Despite the countless examples of an LLC being helpful to a home-flipping business, many people still choose to ignore any sort of legal structures. Are they simply ignorant to the advantages of an LLC? Not always! As it turns out, there are some situations where LLCs are not the best option, including:

  1. Living in the house you buy. If you choose to make your investment property your permanent residence, you can take advantage of tax benefits that you wouldn’t get as an investor. This can be a great way to dip your toes into real estate investing, especially if you house hack a multi-unit property.
  2. Without an LLC, you can save time and money on paperwork, expense filing, and other administrative tasks. If you’re blending your personal and business finances, you won’t need to spend as much time worrying about keeping these expenses separate. 
  3. Save on expenses. LLC filing, a business bank account, and accounting software cost money, and many early-stage investors may want to scrounge and save where they can. Also, people may choose to be more risk tolerant and are fine risking their personal assets to save some time and money!

Filing an LLC will always be the safer option as it offers protection of your personal assets, but some find it to be an unnecessary risk. It’s best to do some further research and come to your own conclusion based on your personal risk tolerance and situation. 

Why not a C-corp or S-corp?

You may know that there are more business structures than just sole proprietorships and LLCs. In fact, there are four main business types that one can create for their venture. If you’ve researched different business structures, you may have come across C-corps and S-corps. Many businesses you know and love are S-corps, such as Microsoft, Apple, and Tesla. S-corps can issue shares to raise money and invest into their business — what a great opportunity! Except, S-corps can be extremely complicated to set up, and you’ll need to have hundreds or thousands of investors ready to purchase equity in your business to make the venture worthwhile. Many LLCs convert into S-corps once they find great success — who knows, you may own the next publicly traded real estate firm with enough effort and smarts! 

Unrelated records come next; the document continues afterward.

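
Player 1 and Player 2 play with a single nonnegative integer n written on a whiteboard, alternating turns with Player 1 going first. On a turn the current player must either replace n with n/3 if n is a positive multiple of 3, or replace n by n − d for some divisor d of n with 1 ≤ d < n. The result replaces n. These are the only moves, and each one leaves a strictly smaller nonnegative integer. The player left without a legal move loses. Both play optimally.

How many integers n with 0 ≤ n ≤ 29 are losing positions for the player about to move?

Positions with no move are L. A position that does have a move is losing for the player to move precisely when every available move leads to a winning position for the opponent. Fill in the labels:
n=0: no move → L
n=1: no move → L
n=2: reaches L-position 1 → W
n=3: reaches L-position 1 → W
n=4: only reaches 2(W), 3(W), all W → L
n=5: reaches L-position 4 → W
n=6: reaches L-position 4 → W
n=7: only reaches 6(W), which is W → L
n=8: reaches L-position 4 → W
n=9: only reaches 3(W), 6(W), 8(W), all W → L
n=10: reaches L-position 9 → W
n=11: only reaches 10(W), which is W → L
n=12: reaches L-position 4 → W
n=13: only reaches 12(W), which is W → L
n=14: reaches L-position 7 → W
n=15: only reaches 5(W), 10(W), 12(W), 14(W), all W → L
n=16: reaches L-position 15 → W
n=17: only reaches 16(W), which is W → L
n=18: reaches L-position 9 → W
n=19: only reaches 18(W), which is W → L
n=20: reaches L-position 15 → W
n=21: reaches L-position 7 → W
n=22: reaches L-position 11 → W
n=23: only reaches 22(W), which is W → L
n=24: reaches L-position 23 → W
n=25: only reaches 20(W), 24(W), all W → L
n=26: reaches L-position 13 → W
n=27: reaches L-position 9 → W
n=28: only reaches 14(W), 21(W), 24(W), 26(W), 27(W), all W → L
n=29: reaches L-position 28 → W
L entries with 0 ≤ n ≤ 29: n = 0, 1, 4, 7, 9, 11, 13, 15, 17, 19, 23, 25, 28; that makes 13.

13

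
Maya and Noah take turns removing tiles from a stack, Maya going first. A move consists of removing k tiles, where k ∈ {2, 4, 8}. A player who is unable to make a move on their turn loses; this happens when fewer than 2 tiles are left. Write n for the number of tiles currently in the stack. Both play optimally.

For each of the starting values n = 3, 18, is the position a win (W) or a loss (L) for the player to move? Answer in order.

3: W, 18: L

Compute win/loss labels from the base case upward. A position with no move is L. Any other position is W if it can reach an L in one move, else L.
n=0: no move → L
n=1: no move → L
n=2: can move to 0, which is L ⇒ W
n=3: can move to 1, which is L ⇒ W
n=4: can move to 0, which is L ⇒ W
n=5: can move to 1, which is L ⇒ W
n=6: moves to 4(W), 2(W); every one is W ⇒ L
n=7: moves to 5(W), 3(W); every one is W ⇒ L
n=8: can move to 6, which is L ⇒ W
n=9: can move to 7, which is L ⇒ W
n=10: can move to 6, which is L ⇒ W
n=11: can move to 7, which is L ⇒ W
n=12: moves to 10(W), 8(W), 4(W); every one is W ⇒ L
n=13: moves to 11(W), 9(W), 5(W); every one is W ⇒ L
n=14: can move to 12, which is L ⇒ W
n=15: can move to 13, which is L ⇒ W
n=16: can move to 12, which is L ⇒ W
n=17: can move to 13, which is L ⇒ W
n=18: moves to 16(W), 14(W), 10(W); every one is W ⇒ L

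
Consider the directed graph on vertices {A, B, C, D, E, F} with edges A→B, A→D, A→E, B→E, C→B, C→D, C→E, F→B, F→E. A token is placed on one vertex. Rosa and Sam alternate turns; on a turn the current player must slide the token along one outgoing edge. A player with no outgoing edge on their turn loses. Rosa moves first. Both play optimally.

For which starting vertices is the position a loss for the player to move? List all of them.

D, E

Classify positions by backward induction: terminal positions (no move available) are L. From any other position, the mover wins iff some move reaches an L.
Every edge goes from a vertex to one that appears earlier in the order E, D, B, F, A, C, so processing vertices in that order labels each vertex after all of its successors.
E: no outgoing edge → L
D: no outgoing edge → L
B: can move to E, which is L ⇒ W
F: can move to E, which is L ⇒ W
A: can move to D, which is L ⇒ W
C: can move to D, which is L ⇒ W
The losing starting vertices are exactly the entries labelled L in this table (2 of them).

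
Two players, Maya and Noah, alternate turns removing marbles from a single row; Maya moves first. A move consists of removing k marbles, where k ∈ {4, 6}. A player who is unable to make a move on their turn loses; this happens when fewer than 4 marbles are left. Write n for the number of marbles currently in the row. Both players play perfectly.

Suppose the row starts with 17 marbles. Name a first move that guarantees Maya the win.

Remove 4, leaving 13.

Classify positions by backward induction: terminal positions (no move available) are L. From any other position, the mover wins iff some move reaches an L.
n=0: no move → L
n=1: no move → L
n=2: no move → L
n=3: no move → L
n=4: →0(L), so W
n=5: →1(L), so W
n=6: →2(L), so W
n=7: →3(L), so W
n=8: →2(L), so W
n=9: →3(L), so W
n=10: →6(W), 4(W) — all W, so L
n=11: →7(W), 5(W) — all W, so L
n=12: →8(W), 6(W) — all W, so L
n=13: →9(W), 7(W) — all W, so L
n=14: →10(L), so W
n=15: →11(L), so W
n=16: →12(L), so W
n=17: →13(L), so W
From 17, the L positions reachable in one move are: 13, 11. Any move reaching one of these is winning.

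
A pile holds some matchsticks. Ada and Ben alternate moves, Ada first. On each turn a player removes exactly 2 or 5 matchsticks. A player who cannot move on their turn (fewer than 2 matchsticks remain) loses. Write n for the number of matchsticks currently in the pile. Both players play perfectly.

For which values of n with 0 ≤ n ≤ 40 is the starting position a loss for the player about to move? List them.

Label each position W (a win for the player to move) or L (a loss). A position with no legal move is L; any other position is W exactly when some move reaches an L, and L when every move reaches a W.
n=0: no move → L
n=1: no move → L
n=2: →0(L), so W
n=3: →1(L), so W
n=4: →2(W) only, which is W, so L
n=5: →0(L), so W
n=6: →4(L), so W
n=7: →5(W), 2(W) — all W, so L
n=8: →6(W), 3(W) — all W, so L
n=9: →7(L), so W
n=10: →8(L), so W
n=11: →9(W), 6(W) — all W, so L
n=12: →7(L), so W
n=13: →11(L), so W
n=14: →12(W), 9(W) — all W, so L
n=15: →13(W), 10(W) — all W, so L
n=16: →14(L), so W
n=17: →15(L), so W
n=18: →16(W), 13(W) — all W, so L
n=19: →14(L), so W
n=20: →18(L), so W
n=21: →19(W), 16(W) — all W, so L
n=22: →20(W), 17(W) — all W, so L
n=23: →21(L), so W
n=24: →22(L), so W
n=25: →23(W), 20(W) — all W, so L
n=26: →21(L), so W
n=27: →25(L), so W
n=28: →26(W), 23(W) — all W, so L
n=29: →27(W), 24(W) — all W, so L
n=30: →28(L), so W
n=31: →29(L), so W
n=32: →30(W), 27(W) — all W, so L
n=33: →28(L), so W
n=34: →32(L), so W
n=35: →33(W), 30(W) — all W, so L
n=36: →34(W), 31(W) — all W, so L
n=37: →35(L), so W
n=38: →36(L), so W
n=39: →37(W), 34(W) — all W, so L
n=40: →35(L), so W
The losing starting values of n are exactly the entries labelled L in this table (18 of them).

0, 1, 4, 7, 8, 11, 14, 15, 18, 21, 22, 25, 28, 29, 32, 35, 36, 39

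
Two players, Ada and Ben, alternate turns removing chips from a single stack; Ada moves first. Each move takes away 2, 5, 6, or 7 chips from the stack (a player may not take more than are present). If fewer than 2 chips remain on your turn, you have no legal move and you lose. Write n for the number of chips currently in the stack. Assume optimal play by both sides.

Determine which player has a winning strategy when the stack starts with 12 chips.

Classify positions by backward induction: terminal positions (no move available) are L. From any other position, the mover wins iff some move reaches an L.
n=0: no move → L
n=1: no move → L
n=2: →0(L), so W
n=3: →1(L), so W
n=4: →2(W) only, which is W, so L
n=5: →0(L), so W
n=6: →4(L), so W
n=7: →1(L), so W
n=8: →1(L), so W
n=9: →4(L), so W
n=10: →4(L), so W
n=11: →4(L), so W
n=12: →10(W), 7(W), 6(W), 5(W) — all W, so L
Every move from 12 reaches a W position, so the mover loses.

Ben wins.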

C-corps are similar to S-corps in their capabilities and setup procedures, but equity partners are limited to 100. This could be a good option for mid-sized companies who want to retain concentrated ownership of their business, but in most cases will not be applicable to real estate investing companies unless they’re very large.

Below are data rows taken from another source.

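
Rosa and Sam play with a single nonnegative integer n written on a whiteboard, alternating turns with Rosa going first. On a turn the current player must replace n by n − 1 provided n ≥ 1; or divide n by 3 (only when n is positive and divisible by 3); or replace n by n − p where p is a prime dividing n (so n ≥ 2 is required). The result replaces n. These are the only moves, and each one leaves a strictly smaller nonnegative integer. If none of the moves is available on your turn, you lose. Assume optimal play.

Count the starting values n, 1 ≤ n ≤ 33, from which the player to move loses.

8

Work bottom-up. With no move the player to move loses. Otherwise the position is W if at least one move leads to an L position for the opponent, and L if every move leads to a W.
n=0: no move → L
n=1: reaches L-position 0 → W
n=2: reaches L-position 0 → W
n=3: reaches L-position 0 → W
n=4: only reaches 2(W), 3(W), all W → L
n=5: reaches L-position 0 → W
n=6: reaches L-position 4 → W
n=7: reaches L-position 0 → W
n=8: only reaches 6(W), 7(W), all W → L
n=9: reaches L-position 8 → W
n=10: reaches L-position 8 → W
n=11: reaches L-position 0 → W
n=12: reaches L-position 4 → W
n=13: reaches L-position 0 → W
n=14: only reaches 7(W), 12(W), 13(W), all W → L
n=15: reaches L-position 14 → W
n=16: reaches L-position 14 → W
n=17: reaches L-position 0 → W
n=18: only reaches 6(W), 15(W), 16(W), 17(W), all W → L
n=19: reaches L-position 0 → W
n=20: reaches L-position 18 → W
n=21: reaches L-position 14 → W
n=22: only reaches 11(W), 20(W), 21(W), all W → L
n=23: reaches L-position 0 → W
n=24: reaches L-position 8 → W
n=25: only reaches 20(W), 24(W), all W → L
n=26: reaches L-position 25 → W
n=27: only reaches 9(W), 24(W), 26(W), all W → L
n=28: reaches L-position 27 → W
n=29: reaches L-position 0 → W
n=30: reaches L-position 25 → W
n=31: reaches L-position 0 → W
n=32: only reaches 30(W), 31(W), all W → L
n=33: reaches L-position 22 → W
L entries with 1 ≤ n ≤ 33 (n=0 is outside the asked range and is not counted): n = 4, 8, 14, 18, 22, 25, 27, 32; that makes 8.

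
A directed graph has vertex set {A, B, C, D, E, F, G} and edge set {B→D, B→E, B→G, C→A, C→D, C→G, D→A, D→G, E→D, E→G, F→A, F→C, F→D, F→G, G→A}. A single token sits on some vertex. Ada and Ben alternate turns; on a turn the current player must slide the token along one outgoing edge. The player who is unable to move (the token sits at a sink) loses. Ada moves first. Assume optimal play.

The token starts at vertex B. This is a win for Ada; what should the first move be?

Move to E.

Use the standard recursion: the mover loses at a terminal position; elsewhere, the mover wins exactly when some move hands the opponent an L position.
Every edge goes from a vertex to one that appears earlier in the order A, G, D, E, C, B, F, so processing vertices in that order labels each vertex after all of its successors.
A: no outgoing edge → L
G: reaches L-position A → W
D: reaches L-position A → W
E: only reaches D(W), G(W), all W → L
C: reaches L-position A → W
B: reaches L-position E → W
F: reaches L-position A → W
From B, the L positions reachable in one move are: E.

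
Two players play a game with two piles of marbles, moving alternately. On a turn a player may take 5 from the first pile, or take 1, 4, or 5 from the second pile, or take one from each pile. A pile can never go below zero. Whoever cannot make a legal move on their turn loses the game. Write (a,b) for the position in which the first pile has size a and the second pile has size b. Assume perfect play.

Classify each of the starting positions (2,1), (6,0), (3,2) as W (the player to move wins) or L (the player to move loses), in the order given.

(2,1): W, (6,0): W, (3,2): L

Work bottom-up. With no move the player to move loses. Otherwise the position is W if at least one move leads to an L position for the opponent, and L if every move leads to a W.
No move ever increases a pile, so every position that can arise here has a ≤ 6 and b ≤ 2; it is enough to label the cells with 0 ≤ a ≤ 6 and 0 ≤ b ≤ 2.
Every move lowers a or b (never raises either), so fill the grid row by row in increasing a, and left to right within a row: each cell's successors are then already labelled.
      b=0  b=1  b=2
a=0:    L    W    L
a=1:    L    W    L
a=2:    L    W    L
a=3:    L    W    L
a=4:    L    W    L
a=5:    W    W    W
a=6:    W    L    W
Cells with no legal move (terminal, hence L): (0,0), (1,0), (2,0), (3,0), (4,0).
The remaining L cells, each justified by listing all of its moves:
(0,2): L (sole option (0,1)(W) is W)
(1,2): L (options (1,1)(W), (0,1)(W) are all W)
(2,2): L (options (2,1)(W), (1,1)(W) are all W)
(3,2): L (options (3,1)(W), (2,1)(W) are all W)
(4,2): L (options (4,1)(W), (3,1)(W) are all W)
(6,1): L (options (1,1)(W), (6,0)(W), (5,0)(W) are all W)
Every other cell has at least one move into one of the L cells above, so it is W.
(2,1): the move to (2,0) reaches an L cell, so W
(6,0): the move to (1,0) reaches an L cell, so W
(3,2): one of the L cells justified above, so L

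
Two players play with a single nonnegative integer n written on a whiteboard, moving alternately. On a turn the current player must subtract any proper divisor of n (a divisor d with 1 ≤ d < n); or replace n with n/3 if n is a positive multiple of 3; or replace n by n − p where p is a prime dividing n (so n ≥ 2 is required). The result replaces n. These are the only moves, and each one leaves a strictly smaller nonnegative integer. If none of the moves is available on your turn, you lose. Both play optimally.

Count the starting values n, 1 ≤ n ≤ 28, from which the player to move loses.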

S-corps or C-corps may be a good option to revisit if you’d like to raise capital once your real estate business becomes immensely successful, but for those just starting out, LLCs offer plenty of advantages with less costly and time-intensive setup than these other options.

Final Thoughts 

LLCs are an attractive option for real estate investors to help save money on taxes and protect their assets. S-corps and C-corps offer some of these same benefits with additional equity raising options, but with a much costlier and time-sensitive setup. A sole proprietorship or no business structure will allow you to get started in real estate investing immediately, but with much more risk than setting up an LLC. Without a business structure, all your personal assets will be at risk in the case of default on a loan. Different options will be right for different situations, so be sure to do research pertaining to your own situation and make a choice from there!